Vous cherchez à placer votre argent tout en payant moins d’impôts. Il existe une solution qui peut être profitable pour vous. En investissant dans l’immobilier neuf, il est possible, grâce à la loi Pinel, de bénéficier de réduction d’impôts. Cette loi exige néanmoins le respect de certaines conditions relatives au bien mis en location. À travers cet article, découvrez-en plus sur la loi Pinel, son fonctionnement ainsi que les risques et les pièges à éviter.

La défiscalisation en loi Pinel

La loiPinel est l’un des nombreux dispositifs encourageant l’investissement dans l’immobilier neuf en France.
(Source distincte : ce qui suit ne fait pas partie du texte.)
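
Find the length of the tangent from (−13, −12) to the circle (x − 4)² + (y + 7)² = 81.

√233

With centre O = (4, −7), |OP|² = 314 and r² = 81.
The tangent meets the radius at right angles, so tangent² = |PO|² − r² = 314 − 81 = 233.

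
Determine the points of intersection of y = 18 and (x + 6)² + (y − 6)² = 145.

(−7, 18) and (−5, 18)

From the line, y = 18. Substituting:
x² + 12x + 35 = 0
x = −5 or x = −7, giving (−5, 18) and (−7, 18).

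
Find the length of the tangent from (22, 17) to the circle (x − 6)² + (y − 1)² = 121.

√391

Centre (6, 1), r² = 121. |PO|² = (16)² + (16)² = 512.
By the tangent–radius right angle, tangent length = √(|PO|² − r²) = √391.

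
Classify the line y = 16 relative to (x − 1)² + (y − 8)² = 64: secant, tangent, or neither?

tangent

d² = (0·1 + 1·8 − (16))² = 64; r² = 64.
Since d² = r², the line is tangent.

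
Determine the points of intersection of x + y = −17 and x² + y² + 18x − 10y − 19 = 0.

Substitute y = −x − 17:
2x² + 62x + 440 = 0  ⟹  x² + 31x + 220 = 0
x = −11 or x = −20, giving (−11, −6) and (−20, 3).

(−20, 3) and (−11, −6)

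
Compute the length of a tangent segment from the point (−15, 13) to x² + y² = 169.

15

Centre (0, 0), r² = 169. |PO|² = (−15)² + (13)² = 394.
By the tangent–radius right angle, tangent length = √(|PO|² − r²) = √225 = 15.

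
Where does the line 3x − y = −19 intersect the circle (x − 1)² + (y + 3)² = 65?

(−7, −2) and (−6, 1)

From the line, y = 3x + 19. Substituting:
10x² + 130x + 420 = 0  ⟹  x² + 13x + 42 = 0
x = −6 or x = −7, giving (−6, 1) and (−7, −2).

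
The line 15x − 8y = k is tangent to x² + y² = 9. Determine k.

k = −51 or k = 51

Tangency holds when the distance from the centre (0, 0) to the line equals the radius 3:
|15·0 − 8·0 − k| / √289 = 3
|k| = 3·17, so k = 51 or k = −51.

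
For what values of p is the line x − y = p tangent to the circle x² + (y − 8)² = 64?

p = −8 ± 8√2

The line touches the circle iff its distance from (0, 8) is 8:
|1·0 − 1·8 − p| / √2 = 8
|p − (−8)| = 8√2.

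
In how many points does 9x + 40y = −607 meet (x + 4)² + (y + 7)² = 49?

d² = (9·(−4) + 40·(−7) − (−607))²/1681 = 84681/1681; r² = 49.
Since d² > r², the line lies outside the circle.

0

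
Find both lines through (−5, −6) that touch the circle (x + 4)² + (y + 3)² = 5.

Write the tangent as mx − y + (−6 − m·(−5)) = 0 and set its distance from the centre to √5:
[m·(1) − (3)]² = 5(m² + 1)
2m² + 3m − 2 = 0, so m = −2 or m = 1/2.
With m = −2: 2x + y = −16. With m = 1/2: x − 2y = 7.

2x + y = −16 and x − 2y = 7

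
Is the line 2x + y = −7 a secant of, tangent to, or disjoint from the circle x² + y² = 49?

Substituting the line into the circle gives 5x² + 28x = 0.
Δ = 784 − 0 = 784.
Two real roots: the line is a secant.

secant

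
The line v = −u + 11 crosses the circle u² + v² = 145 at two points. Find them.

Substitute v = −u + 11:
2u² − 22u − 24 = 0  ⟹  u² − 11u − 12 = 0
u = 12 or u = −1, giving (12, −1) and (−1, 12).

(−1, 12) and (12, −1)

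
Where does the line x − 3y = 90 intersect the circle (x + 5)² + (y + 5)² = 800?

(−9, −33) and (15, −25)

Express y = (−90 + x)/3 and substitute into the circle:
10x² − 60x − 1350 = 0  ⟹  x² − 6x − 135 = 0
x = 15 or x = −9, giving (15, −25) and (−9, −33).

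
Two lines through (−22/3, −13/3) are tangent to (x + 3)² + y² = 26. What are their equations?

x + 5y = −29 and 5x + y = −41

A line y − (−13/3) = m(x − (−22/3)) is tangent when its distance from (−3, 0) is √26:
[m·(13/3) − (13/3)]² = 26(m² + 1)
5m² + 26m + 5 = 0, so m = −1/5 or m = −5.
Through (−22/3, −13/3) these give x + 5y = −29 and 5x + y = −41.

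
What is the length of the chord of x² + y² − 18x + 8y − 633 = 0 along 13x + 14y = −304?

Express y = (−304 − 13x)/14 and substitute into the circle:
365x² + 2920x − 65700 = 0  ⟹  x² + 8x − 180 = 0
x = 10 or x = −18, giving (10, −31) and (−18, −5).
Chord length = distance between (10, −31) and (−18, −5) = √1460 = 2√365.

2√365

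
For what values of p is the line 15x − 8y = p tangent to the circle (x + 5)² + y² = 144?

For a tangent, require d(centre, line) = r = 12.
|15·(−5) − 8·0 − p| / √289 = 12
|p − (−75)| = 12·17, so p = 129 or p = −279.

p = −279 or p = 129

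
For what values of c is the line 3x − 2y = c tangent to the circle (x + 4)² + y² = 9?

c = −12 ± 3√13

The line touches the circle iff its distance from (−4, 0) is 3:
|3·(−4) − 2·0 − c| / √13 = 3
|c − (−12)| = 3√13.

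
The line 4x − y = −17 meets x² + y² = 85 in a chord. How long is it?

Express y = 4x + 17 and substitute into the circle:
17x² + 136x + 204 = 0  ⟹  x² + 8x + 12 = 0
x = −2 or x = −6, giving (−2, 9) and (−6, −7).
Chord length = distance between (−2, 9) and (−6, −7) = √272 = 4√17.

4√17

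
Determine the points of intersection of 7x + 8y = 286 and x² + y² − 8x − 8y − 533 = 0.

From the line, y = (286 − 7x)/8. Substituting:
113x² − 4068x + 29380 = 0  ⟹  x² − 36x + 260 = 0
x = 26 or x = 10, giving (26, 13) and (10, 27).

(10, 27) and (26, 13)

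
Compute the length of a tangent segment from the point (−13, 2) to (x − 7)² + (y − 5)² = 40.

3√41

The centre is (7, 5) and r = 2√10. The square of the distance from P to the centre is 400 + 9 = 409.
The tangent meets the radius at right angles, so tangent² = |PO|² − r² = 409 − 40 = 369.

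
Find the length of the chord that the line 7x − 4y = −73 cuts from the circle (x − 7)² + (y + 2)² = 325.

2√65

The distance from (7, −2) to the line is 130/√65, and r² = 325.
Chord = 2√(r² − d²) = 2·√(65) = 2√65.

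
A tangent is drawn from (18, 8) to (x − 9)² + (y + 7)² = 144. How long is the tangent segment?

9√2

Centre (9, −7), r² = 144. |PO|² = (9)² + (15)² = 306.
The tangent meets the radius at right angles, so tangent² = |PO|² − r² = 306 − 144 = 162.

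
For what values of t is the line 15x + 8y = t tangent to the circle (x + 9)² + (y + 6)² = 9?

t = −234 or t = −132

Tangency holds when the distance from the centre (−9, −6) to the line equals the radius 3:
|15·(−9) + 8·(−6) − t| / √289 = 3
|t − (−183)| = 3·17, so t = −132 or t = −234.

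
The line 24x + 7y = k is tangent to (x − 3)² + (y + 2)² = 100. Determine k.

Tangency holds when the distance from the centre (3, −2) to the line equals the radius 10:
|24·3 + 7·(−2) − k| / √625 = 10
|k − (58)| = 10·25, so k = 308 or k = −192.

k = −192 or k = 308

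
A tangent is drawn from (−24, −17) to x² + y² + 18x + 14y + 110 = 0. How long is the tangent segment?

√305

The centre is (−9, −7) and r = 2√5. The square of the distance from P to the centre is 225 + 100 = 325.
The tangent meets the radius at right angles, so tangent² = |PO|² − r² = 325 − 20 = 305.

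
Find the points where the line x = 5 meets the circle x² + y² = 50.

(5, −5) and (5, 5)

The line gives x = 5. Substituting into the circle:
y² − 25 = 0
y = 5 or y = −5, giving (5, 5) and (5, −5).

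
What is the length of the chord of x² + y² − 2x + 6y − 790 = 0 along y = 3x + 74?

8√10

The distance from (1, −3) to the line is 80/√10, and r² = 800.
Half the chord is √(r² − d²) = √(160), so the full chord is 8√10.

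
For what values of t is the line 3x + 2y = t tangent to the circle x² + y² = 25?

t = ±5√13

For a tangent, require d(centre, line) = r = 5.
|3·0 + 2·0 − t| / √13 = 5
|t| = 5√13.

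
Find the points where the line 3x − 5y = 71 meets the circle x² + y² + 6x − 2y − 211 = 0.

Substitute y = (−71 + 3x)/5:
34x² − 306x + 476 = 0  ⟹  x² − 9x + 14 = 0
x = 7 or x = 2, giving (7, −10) and (2, −13).

(2, −13) and (7, −10)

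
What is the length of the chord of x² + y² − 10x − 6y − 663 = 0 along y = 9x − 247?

3√82

The distance from (5, 3) to the line is 205/√82, and r² = 697.
Half the chord is √(r² − d²) = √(369/2), so the full chord is 3√82.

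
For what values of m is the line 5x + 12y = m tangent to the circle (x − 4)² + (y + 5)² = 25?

For a tangent, require d(centre, line) = r = 5.
|5·4 + 12·(−5) − m| / √169 = 5
|m − (−40)| = 5·13, so m = 25 or m = −105.

m = −105 or m = 25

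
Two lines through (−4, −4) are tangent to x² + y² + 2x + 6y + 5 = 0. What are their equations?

2x − y = −4 and x + 2y = −12

A line y − (−4) = m(x − (−4)) is tangent when its distance from (−1, −3) is √5:
(3m − (1))² = 5(m² + 1)
2m² − 3m − 2 = 0, so m = 2 or m = −1/2.
Through (−4, −4) these give 2x − y = −4 and x + 2y = −12.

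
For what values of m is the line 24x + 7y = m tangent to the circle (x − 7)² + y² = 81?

m = −57 or m = 393

The line touches the circle iff its distance from (7, 0) is 9:
|24·7 + 7·0 − m| / √625 = 9
|m − (168)| = 9·25, so m = 393 or m = −57.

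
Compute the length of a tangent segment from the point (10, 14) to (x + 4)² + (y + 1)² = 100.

√321

Centre (−4, −1), r² = 100. |PO|² = (14)² + (15)² = 421.
Power of the point: PT² = |PO|² − r² = 321, so PT = √321.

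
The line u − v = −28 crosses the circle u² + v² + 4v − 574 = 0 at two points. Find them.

(−23, 5) and (−7, 21)

Express v = u + 28 and substitute into the circle:
2u² + 60u + 322 = 0  ⟹  u² + 30u + 161 = 0
u = −7 or u = −23, giving (−7, 21) and (−23, 5).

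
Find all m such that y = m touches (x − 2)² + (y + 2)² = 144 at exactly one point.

Tangency holds when the distance from the centre (2, −2) to the line equals the radius 12:
|0·2 + 1·(−2) − m| / √1 = 12
|m − (−2)| = 12, so m = 10 or m = −14.

m = −14 or m = 10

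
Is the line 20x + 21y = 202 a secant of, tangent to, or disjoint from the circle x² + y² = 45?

disjoint

Substituting the line into the circle gives 841x² − 8080x + 20959 = 0.
Δ = 65286400 − 70506076 = −5219676.
No real roots: the line does not meet the circle.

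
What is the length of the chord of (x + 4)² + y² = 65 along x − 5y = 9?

Express y = (−9 + x)/5 and substitute into the circle:
26x² + 182x − 1144 = 0  ⟹  x² + 7x − 44 = 0
x = 4 or x = −11, giving (4, −1) and (−11, −4).
|(4, −1) − (−11, −4)| = √((15)² + (3)²) = 3√26.

3√26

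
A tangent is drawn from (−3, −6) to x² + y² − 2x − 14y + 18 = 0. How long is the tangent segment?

3√17

The centre is (1, 7) and r = 4√2. The square of the distance from P to the centre is 16 + 169 = 185.
Power of the point: PT² = |PO|² − r² = 153, so PT = 3√17.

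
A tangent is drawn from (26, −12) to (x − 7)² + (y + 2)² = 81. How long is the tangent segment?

Centre (7, −2), r² = 81. |PO|² = (19)² + (−10)² = 461.
Power of the point: PT² = |PO|² − r² = 380, so PT = 2√95.

2√95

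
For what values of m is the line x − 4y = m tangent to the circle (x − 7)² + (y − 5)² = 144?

m = −13 ± 12√17

Tangency holds when the distance from the centre (7, 5) to the line equals the radius 12:
|1·7 − 4·5 − m| / √17 = 12
|m − (−13)| = 12√17.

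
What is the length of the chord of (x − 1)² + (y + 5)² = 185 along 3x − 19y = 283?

√370

The distance from (1, −5) to the line is 185/√370, and r² = 185.
Chord = 2√(r² − d²) = 2·√(185/2) = √370.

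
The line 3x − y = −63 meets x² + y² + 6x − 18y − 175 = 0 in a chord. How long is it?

5√10

Centre (−3, 9), r² = 265. Perpendicular distance d from centre to line = |45| / √10 = 45/√10.
Chord = 2√(r² − d²) = 2·√(125/2) = 5√10.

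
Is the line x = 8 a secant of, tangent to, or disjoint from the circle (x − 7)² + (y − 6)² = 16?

Centre (7, 6), r² = 16. Distance² from centre to line = (−1)² = 1.
Since d² < r², the line cuts the circle twice.

secant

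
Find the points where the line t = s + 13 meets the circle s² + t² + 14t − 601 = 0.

Express t = s + 13 and substitute into the circle:
2s² + 40s − 250 = 0  ⟹  s² + 20s − 125 = 0
s = 5 or s = −25, giving (5, 18) and (−25, −12).

(−25, −12) and (5, 18)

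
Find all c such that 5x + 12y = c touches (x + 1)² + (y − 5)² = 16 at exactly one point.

Tangency holds when the distance from the centre (−1, 5) to the line equals the radius 4:
|5·(−1) + 12·5 − c| / √169 = 4
|c − (55)| = 4·13, so c = 107 or c = 3.

c = 3 or c = 107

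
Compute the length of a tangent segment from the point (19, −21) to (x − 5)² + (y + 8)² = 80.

The centre is (5, −8) and r = 4√5. The square of the distance from P to the centre is 196 + 169 = 365.
Power of the point: PT² = |PO|² − r² = 285, so PT = √285.

√285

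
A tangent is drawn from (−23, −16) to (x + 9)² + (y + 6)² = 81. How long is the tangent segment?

√215

Centre (−9, −6), r² = 81. |PO|² = (−14)² + (−10)² = 296.
By the tangent–radius right angle, tangent length = √(|PO|² − r²) = √215.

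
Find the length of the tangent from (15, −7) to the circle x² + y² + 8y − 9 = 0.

√209

With centre O = (0, −4), |OP|² = 234 and r² = 25.
The tangent meets the radius at right angles, so tangent² = |PO|² − r² = 234 − 25 = 209.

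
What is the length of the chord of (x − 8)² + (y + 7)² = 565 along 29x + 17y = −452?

√1130

Centre (8, −7), r² = 565. Perpendicular distance d from centre to line = |565| / √1130 = 565/√1130.
Half the chord is √(r² − d²) = √(565/2), so the full chord is √1130.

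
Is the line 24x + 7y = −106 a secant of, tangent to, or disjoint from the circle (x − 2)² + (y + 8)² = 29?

Substituting the line into the circle gives 625x² + 2204x + 1275 = 0.
Discriminant = (2204)² − 4·625·(1275) = 1670116 > 0.
Two real roots: the line is a secant.

secant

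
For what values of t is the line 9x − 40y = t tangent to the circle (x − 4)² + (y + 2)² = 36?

t = −130 or t = 362

For a tangent, require d(centre, line) = r = 6.
|9·4 − 40·(−2) − t| / √1681 = 6
|t − (116)| = 6·41, so t = 362 or t = −130.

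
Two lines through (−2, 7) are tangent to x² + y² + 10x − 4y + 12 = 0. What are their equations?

x − 4y = −30 and 4x + y = −1

Let a tangent through (−2, 7) have slope m. Its distance from (−5, 2) must equal √17:
(−3m − (−5))² = 17(m² + 1)
4m² + 15m − 4 = 0, so m = 1/4 or m = −4.
Through (−2, 7) these give x − 4y = −30 and 4x + y = −1.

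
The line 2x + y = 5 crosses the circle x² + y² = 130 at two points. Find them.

(−3, 11) and (7, −9)

Express y = −2x + 5 and substitute into the circle:
5x² − 20x − 105 = 0  ⟹  x² − 4x − 21 = 0
x = 7 or x = −3, giving (7, −9) and (−3, 11).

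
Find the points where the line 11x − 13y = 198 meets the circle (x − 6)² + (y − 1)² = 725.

Express y = (−198 + 11x)/13 and substitute into the circle:
290x² − 6670x − 71920 = 0  ⟹  x² − 23x − 248 = 0
x = 31 or x = −8, giving (31, 11) and (−8, −22).

(−8, −22) and (31, 11)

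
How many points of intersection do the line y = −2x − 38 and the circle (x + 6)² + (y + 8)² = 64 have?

0

Centre (−6, −8), r² = 64. Distance² from centre to line = (18)²/5 = 324/5.
Since d² > r², the line lies outside the circle.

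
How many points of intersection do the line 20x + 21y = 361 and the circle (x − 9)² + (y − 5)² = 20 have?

Substituting the line into the circle gives 841x² − 18178x + 92437 = 0.
Discriminant = (−18178)² − 4·841·(92437) = 19481616 > 0.
Two real roots: the line is a secant.

2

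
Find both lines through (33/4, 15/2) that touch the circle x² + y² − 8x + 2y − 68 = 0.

Let a tangent through (33/4, 15/2) have slope m. Its distance from (4, −1) must equal √85:
(−17/4m − (−17/2))² = 85(m² + 1)
63m² + 68m + 12 = 0, so m = −6/7 or m = −2/9.
Through (33/4, 15/2) these give 6x + 7y = 102 and 2x + 9y = 84.

6x + 7y = 102 and 2x + 9y = 84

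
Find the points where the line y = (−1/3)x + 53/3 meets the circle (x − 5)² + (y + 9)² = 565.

(11, 14) and (14, 13)

From the line, y = (53 − x)/3. Substituting:
10x² − 250x + 1540 = 0  ⟹  x² − 25x + 154 = 0
x = 14 or x = 11, giving (14, 13) and (11, 14).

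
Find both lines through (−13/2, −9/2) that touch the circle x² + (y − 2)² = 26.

A line y − (−9/2) = m(x − (−13/2)) is tangent when its distance from (0, 2) is √26:
(13/2m − (13/2))² = 26(m² + 1)
5m² − 26m + 5 = 0, so m = 1/5 or m = 5.
Through (−13/2, −9/2) these give x − 5y = 16 and 5x − y = −28.

x − 5y = 16 and 5x − y = −28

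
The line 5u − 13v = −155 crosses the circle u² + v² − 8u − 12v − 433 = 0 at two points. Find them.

(−18, 5) and (21, 20)

Express v = (155 + 5u)/13 and substitute into the circle:
194u² − 582u − 73332 = 0  ⟹  u² − 3u − 378 = 0
u = 21 or u = −18, giving (21, 20) and (−18, 5).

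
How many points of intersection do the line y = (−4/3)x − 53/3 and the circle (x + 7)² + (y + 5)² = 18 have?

2

Centre (−7, −5), r² = 18. Distance² from centre to line = (10)²/25 = 4.
Since d² < r², the line cuts the circle twice.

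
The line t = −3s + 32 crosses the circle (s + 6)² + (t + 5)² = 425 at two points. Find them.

Substitute t = −3s + 32:
10s² − 210s + 980 = 0  ⟹  s² − 21s + 98 = 0
s = 14 or s = 7, giving (14, −10) and (7, 11).

(7, 11) and (14, −10)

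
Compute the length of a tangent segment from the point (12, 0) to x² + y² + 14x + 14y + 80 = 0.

With centre O = (−7, −7), |OP|² = 410 and r² = 18.
By the tangent–radius right angle, tangent length = √(|PO|² − r²) = √392 = 14√2.

14√2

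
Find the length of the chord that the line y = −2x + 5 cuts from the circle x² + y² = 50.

6√5

Express y = −2x + 5 and substitute into the circle:
5x² − 20x − 25 = 0  ⟹  x² − 4x − 5 = 0
x = 5 or x = −1, giving (5, −5) and (−1, 7).
|(5, −5) − (−1, 7)| = √((6)² + (−12)²) = 6√5.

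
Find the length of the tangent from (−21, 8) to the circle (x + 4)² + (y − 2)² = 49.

The centre is (−4, 2) and r = 7. The square of the distance from P to the centre is 289 + 36 = 325.
By the tangent–radius right angle, tangent length = √(|PO|² − r²) = √276 = 2√69.

2√69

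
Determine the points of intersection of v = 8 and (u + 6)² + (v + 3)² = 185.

Substitute v = 8:
u² + 12u − 28 = 0
u = 2 or u = −14, giving (2, 8) and (−14, 8).

(−14, 8) and (2, 8)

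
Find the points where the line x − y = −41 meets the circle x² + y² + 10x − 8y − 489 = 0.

Express y = x + 41 and substitute into the circle:
2x² + 84x + 864 = 0  ⟹  x² + 42x + 432 = 0
x = −18 or x = −24, giving (−18, 23) and (−24, 17).

(−24, 17) and (−18, 23)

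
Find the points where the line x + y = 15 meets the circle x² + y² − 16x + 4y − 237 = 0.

From the line, y = −x + 15. Substituting:
2x² − 50x + 48 = 0  ⟹  x² − 25x + 24 = 0
x = 24 or x = 1, giving (24, −9) and (1, 14).

(1, 14) and (24, −9)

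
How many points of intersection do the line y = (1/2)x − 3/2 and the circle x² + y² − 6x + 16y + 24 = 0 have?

0

Substituting the line into the circle gives 5x² + 2x + 9 = 0.
Discriminant = (2)² − 4·5·(9) = −176 < 0.
No real roots: the line does not meet the circle.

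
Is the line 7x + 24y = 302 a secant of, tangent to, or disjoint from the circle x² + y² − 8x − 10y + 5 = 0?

Substituting the line into the circle gives 625x² − 7156x + 21604 = 0.
Discriminant = (−7156)² − 4·625·(21604) = −2801664 < 0.
No real roots: the line does not meet the circle.

disjoint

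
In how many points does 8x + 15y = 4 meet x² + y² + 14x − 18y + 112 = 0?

Substituting the line into the circle gives 289x² + 5246x + 24136 = 0.
Δ = 27520516 − 27901216 = −380700.
No real roots: the line does not meet the circle.

0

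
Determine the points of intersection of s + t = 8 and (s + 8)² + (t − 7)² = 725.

(−22, 30) and (15, −7)

From the line, t = −s + 8. Substituting:
2s² + 14s − 660 = 0  ⟹  s² + 7s − 330 = 0
s = 15 or s = −22, giving (15, −7) and (−22, 30).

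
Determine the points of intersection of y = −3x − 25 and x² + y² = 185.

Substitute y = −3x − 25:
10x² + 150x + 440 = 0  ⟹  x² + 15x + 44 = 0
x = −4 or x = −11, giving (−4, −13) and (−11, 8).

(−11, 8) and (−4, −13)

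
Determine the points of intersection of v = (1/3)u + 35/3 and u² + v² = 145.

(−8, 9) and (1, 12)

Express v = (35 + u)/3 and substitute into the circle:
10u² + 70u − 80 = 0  ⟹  u² + 7u − 8 = 0
u = 1 or u = −8, giving (1, 12) and (−8, 9).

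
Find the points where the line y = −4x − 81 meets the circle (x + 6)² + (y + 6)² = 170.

(−19, −5) and (−17, −13)

Substitute y = −4x − 81:
17x² + 612x + 5491 = 0  ⟹  x² + 36x + 323 = 0
x = −17 or x = −19, giving (−17, −13) and (−19, −5).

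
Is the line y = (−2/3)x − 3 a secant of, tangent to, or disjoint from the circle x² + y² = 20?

Substituting the line into the circle gives 13x² + 36x − 99 = 0.
Discriminant = (36)² − 4·13·(−99) = 6444 > 0.
Two real roots: the line is a secant.

secant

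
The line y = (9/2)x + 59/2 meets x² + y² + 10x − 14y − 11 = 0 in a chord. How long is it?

From the line, y = (59 + 9x)/2. Substituting:
85x² + 850x + 1785 = 0  ⟹  x² + 10x + 21 = 0
x = −3 or x = −7, giving (−3, 16) and (−7, −2).
|(−3, 16) − (−7, −2)| = √((4)² + (18)²) = 2√85.

2√85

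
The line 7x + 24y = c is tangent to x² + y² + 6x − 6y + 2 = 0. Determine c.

c = −49 or c = 151

Tangency holds when the distance from the centre (−3, 3) to the line equals the radius 4:
|7·(−3) + 24·3 − c| / √625 = 4
|c − (51)| = 4·25, so c = 151 or c = −49.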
D’importantes réductionsd’impôts sont, en effet, proposées par ce régime à ceux qui investissent en placementlocatif. Cela se fait sur une durée donnée et dans le respect des conditions de mise en location.

Le but de ce dispositif

L’objectif est d’amener le maximum de personne à se tourner vers l’immobilier pour leurs investissements. Actuellement, dans la plupart des grands secteurs, les revenus perçus dans l’immobilier locatif neuf ou ancien ne sont pas importants. Ce dispositif est donc utilisé par le gouvernement pour encourager la construction d’un plus grand nombre de logements. Cela permet de répondre aux besoins de construction dus à l’accroissement de la population.

Calcul du montant réduit sur impôts

Contrairement aux autres dispositifs existants qui imposent une durée de 9 ans, la loi Pinel vous laisse le choix sur la durée de votre engagement. Vous pouvez donc décider d’investir à court terme, par exemple dans le cadre d’un départ en retraite, ou à long terme pour avoir plus de profit. La durée peut-être :

  • de 6 ans, impliquant une réduction d’impôts de 12 % de la valeur d’achat ;
  • de 9 ans, impliquant une réduction d’imposition de 18 % sur le prix d’achat ;
  • de 12 ans, permettant de déduire en contrepartie, 21 % du prix d’achat du logement neuf.

La limite est de 300 000 euros pour ce type d’investissement dans l’immobilier neuf. Par conséquent, le montant maximum pouvant être réduit sur l’imposition est de :

  • 36 000 euros pour les 6 années, soit 6000 euros l’année ;
  • 54 000 euros pour les 9 années, soit 6000 euros l’année ;
  • 63 000 euros pour les 12 années, soit 5250 euros l’année.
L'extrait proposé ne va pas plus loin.